Uitwerkingen Chemie Overal 8e editie 3 havo – hoofdstuk 5 2022 Noordhoff Uitgevers (c)

100 gram van dit mengsel bevat dan:

9,6  100

120

= 8,0 g suiker.

Als in 100 g mengsel 8,0 g suiker zit, dan is het massapercentage dus 8,0%.

11

a In 1,00 L = 1000 mL water lost 400 g salmiak op. In 300 mL water lost

300  400

1000

= 120 g salmiak

op.

b Voor 53,5 g salmiak is 17,0 gram ammoniak nodig. Voor 120 gram salmiak is

17,0  120

53,

= 38,1 g

ammoniak nodig.Voor berekenen van de nodige hoeveelheid waterstofchloride kun je de wet van behoud van massatoepassen: Er is 120 – 38,1 = 81,9 g waterstofchloride nodig.c Als je een verzadigde oplossing van een vaste stof afkoelt, kan er minder vaste stof in oplossingblijven. Er zal dus vaste stof op de bodem komen te liggen.

12 a 1200 kg bieten bevat 1200 kg × 185 g = 222 000 g suiker = 222 kg suiker.

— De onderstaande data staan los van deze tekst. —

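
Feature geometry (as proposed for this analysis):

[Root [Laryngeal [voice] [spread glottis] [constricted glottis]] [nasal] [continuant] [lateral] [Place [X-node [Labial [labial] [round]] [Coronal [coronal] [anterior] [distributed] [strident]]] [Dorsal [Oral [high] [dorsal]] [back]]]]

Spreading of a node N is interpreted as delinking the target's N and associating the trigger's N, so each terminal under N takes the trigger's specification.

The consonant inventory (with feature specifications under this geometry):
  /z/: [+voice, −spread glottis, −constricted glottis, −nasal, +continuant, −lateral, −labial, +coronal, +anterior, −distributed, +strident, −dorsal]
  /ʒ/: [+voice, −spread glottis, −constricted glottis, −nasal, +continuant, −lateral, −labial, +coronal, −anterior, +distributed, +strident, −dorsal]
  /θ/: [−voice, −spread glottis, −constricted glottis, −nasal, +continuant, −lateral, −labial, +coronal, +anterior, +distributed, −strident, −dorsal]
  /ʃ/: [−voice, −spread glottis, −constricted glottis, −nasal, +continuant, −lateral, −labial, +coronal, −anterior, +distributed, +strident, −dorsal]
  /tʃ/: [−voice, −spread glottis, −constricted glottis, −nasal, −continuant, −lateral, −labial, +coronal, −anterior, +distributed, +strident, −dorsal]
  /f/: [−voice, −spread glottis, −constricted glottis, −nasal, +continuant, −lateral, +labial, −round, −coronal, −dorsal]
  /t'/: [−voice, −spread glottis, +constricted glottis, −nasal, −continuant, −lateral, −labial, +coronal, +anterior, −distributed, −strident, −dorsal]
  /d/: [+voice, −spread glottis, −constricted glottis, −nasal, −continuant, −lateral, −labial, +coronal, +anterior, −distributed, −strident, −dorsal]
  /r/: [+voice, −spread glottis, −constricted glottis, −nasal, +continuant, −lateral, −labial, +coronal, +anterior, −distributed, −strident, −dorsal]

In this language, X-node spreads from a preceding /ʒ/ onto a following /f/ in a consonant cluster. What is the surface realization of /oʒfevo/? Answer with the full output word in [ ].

The X-node node dominates the terminals [labial], [round], [coronal], [anterior], [distributed], [strident].
Spreading X-node from /ʒ/ onto /f/ replaces those values with /ʒ/'s: [−labial], [+coronal], [−anterior], [+distributed], [+strident]. Features outside X-node ([voice], [spread glottis], [constricted glottis], …) stay as in /f/.
Among the inventory, only /ʃ/ has exactly this specification, giving the surface form [oʒʃevo].

[oʒʃevo]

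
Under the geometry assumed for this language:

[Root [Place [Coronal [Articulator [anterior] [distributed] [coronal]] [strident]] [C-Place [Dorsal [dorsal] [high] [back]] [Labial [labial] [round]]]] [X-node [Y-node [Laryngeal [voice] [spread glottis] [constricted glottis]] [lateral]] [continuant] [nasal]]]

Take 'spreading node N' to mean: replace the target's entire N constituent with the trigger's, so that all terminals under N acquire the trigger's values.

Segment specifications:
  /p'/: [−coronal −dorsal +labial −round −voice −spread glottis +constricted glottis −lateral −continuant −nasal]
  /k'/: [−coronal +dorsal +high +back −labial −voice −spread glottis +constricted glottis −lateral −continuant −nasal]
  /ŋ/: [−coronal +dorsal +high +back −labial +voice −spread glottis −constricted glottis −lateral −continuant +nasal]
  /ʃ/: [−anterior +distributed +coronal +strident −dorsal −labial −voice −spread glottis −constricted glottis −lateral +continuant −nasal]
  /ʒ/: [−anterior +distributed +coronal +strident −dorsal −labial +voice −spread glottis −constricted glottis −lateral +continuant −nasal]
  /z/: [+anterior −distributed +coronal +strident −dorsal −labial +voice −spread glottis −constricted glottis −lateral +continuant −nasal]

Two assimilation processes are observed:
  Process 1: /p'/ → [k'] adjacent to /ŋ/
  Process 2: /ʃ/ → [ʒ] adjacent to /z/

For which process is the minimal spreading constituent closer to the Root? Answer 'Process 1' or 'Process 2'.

Process 1

Process 1 alters [labial], [round], [dorsal], [high], [back]; the lowest common ancestor is C-Place (depth 2 from Root).
Process 2 alters [voice]; the lowest dominating node is [voice] (depth 4 from Root).
C-Place is closer to Root than [voice], so Process 1 spreads the higher node.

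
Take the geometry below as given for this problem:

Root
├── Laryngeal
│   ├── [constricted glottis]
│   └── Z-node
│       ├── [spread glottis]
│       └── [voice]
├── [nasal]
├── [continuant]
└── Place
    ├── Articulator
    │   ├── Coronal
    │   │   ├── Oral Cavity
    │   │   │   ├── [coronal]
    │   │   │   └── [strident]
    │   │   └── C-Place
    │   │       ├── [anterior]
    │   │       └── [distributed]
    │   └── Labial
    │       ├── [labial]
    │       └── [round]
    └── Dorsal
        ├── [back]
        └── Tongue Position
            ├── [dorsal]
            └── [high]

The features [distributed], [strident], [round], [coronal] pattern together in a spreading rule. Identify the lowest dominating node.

[distributed] lies under C-Place (below Place).
[strident] lies under Oral Cavity (below Place).
[round]: Root ▹ Place ▹ Articulator ▹ Labial ▹ [round].
[coronal] lies under Oral Cavity (below Place).
Articulator is the lowest common ancestor — every listed feature sits under it, and no single subconstituent of Articulator covers them all.

Articulator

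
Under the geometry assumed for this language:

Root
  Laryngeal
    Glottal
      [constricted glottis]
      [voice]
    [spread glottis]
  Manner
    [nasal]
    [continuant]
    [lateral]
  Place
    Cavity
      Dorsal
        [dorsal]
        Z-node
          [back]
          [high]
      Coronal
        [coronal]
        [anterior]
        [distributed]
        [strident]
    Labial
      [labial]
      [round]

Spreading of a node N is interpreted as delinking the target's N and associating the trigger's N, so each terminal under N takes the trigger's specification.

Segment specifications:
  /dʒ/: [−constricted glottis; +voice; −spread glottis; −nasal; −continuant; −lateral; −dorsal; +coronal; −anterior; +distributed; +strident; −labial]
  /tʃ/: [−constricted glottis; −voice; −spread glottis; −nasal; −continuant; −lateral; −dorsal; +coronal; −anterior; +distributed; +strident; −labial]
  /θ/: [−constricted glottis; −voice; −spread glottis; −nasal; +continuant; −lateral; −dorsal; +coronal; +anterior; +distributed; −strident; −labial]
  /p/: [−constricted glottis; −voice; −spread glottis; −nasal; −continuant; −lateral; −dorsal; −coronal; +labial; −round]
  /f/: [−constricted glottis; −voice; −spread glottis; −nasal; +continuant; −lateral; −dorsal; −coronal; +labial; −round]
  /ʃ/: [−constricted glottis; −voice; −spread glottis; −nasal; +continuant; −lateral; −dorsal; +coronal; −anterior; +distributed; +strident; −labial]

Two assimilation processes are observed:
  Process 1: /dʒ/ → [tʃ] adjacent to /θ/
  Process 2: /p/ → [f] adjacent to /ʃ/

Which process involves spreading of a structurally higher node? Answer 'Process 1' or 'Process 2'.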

De opbrengst is 200 kg. Het rendement is

200

222

× 100% = 90,1%.

b Er zit nog suiker in de pulp en er blijft suikerwater achter in het filter.

13 a Opvangvat, koeler, destillatiekolf, thermometer, verwarmingsmantel/brander.b MEG heeft het laagste kookpunt en zal als eerste vloeistof opgevangen worden.

190 mL MEG zat in 250 mL antivries; dat is

190

250

× 100% = 76 volumeprocent MEG.

DEG is de tweede vloeistof die wordt opgevangen.

40 mL DEG zat in 250 mL antivries, dat is

40

250

× 100% = 16 volumeprocent DEG.

c Het kan geen water zijn, want water kookt al bij 100 C. Water zal eerder als vloeistof opgevangenworden dan MEG.

d Gemiddeld stijgt de kleurstof uit het residu

(11,1 cm + 11,6 cm)

2

= 11,3 cm.

De gemiddelde Rf-waarde is

11,

14

= 0,81.

e Gemiddeld stijgt de kleurstof uit het controlemonster

(10,8 cm + 11,6 cm)

2

= 11,2 cm.

De gemiddelde Rf-waarde is

11,

14

= 0,80.

f Ja, de Rf-waarden zijn niet helemaal gelijk, maar de vlekken komen ook niet allemaal op preciesdezelfde hoogte.

Ch O8 3H H5 Uitwerkingen def - Uitwerkingen Chemie Overal 8e editie 3 havo – hoofdstuk 5 2022 - Studeersnel (2024)
Top Articles
Latest Posts
Article information

Author: Mr. See Jast

Last Updated:

Views: 5860

Rating: 4.4 / 5 (75 voted)

Reviews: 82% of readers found this page helpful

Author information

Name: Mr. See Jast

Birthday: 1999-07-30

Address: 8409 Megan Mountain, New Mathew, MT 44997-8193

Phone: +5023589614038

Job: Chief Executive

Hobby: Leather crafting, Flag Football, Candle making, Flying, Poi, Gunsmithing, Swimming

Introduction: My name is Mr. See Jast, I am a open, jolly, gorgeous, courageous, inexpensive, friendly, homely person who loves writing and wants to share my knowledge and understanding with you.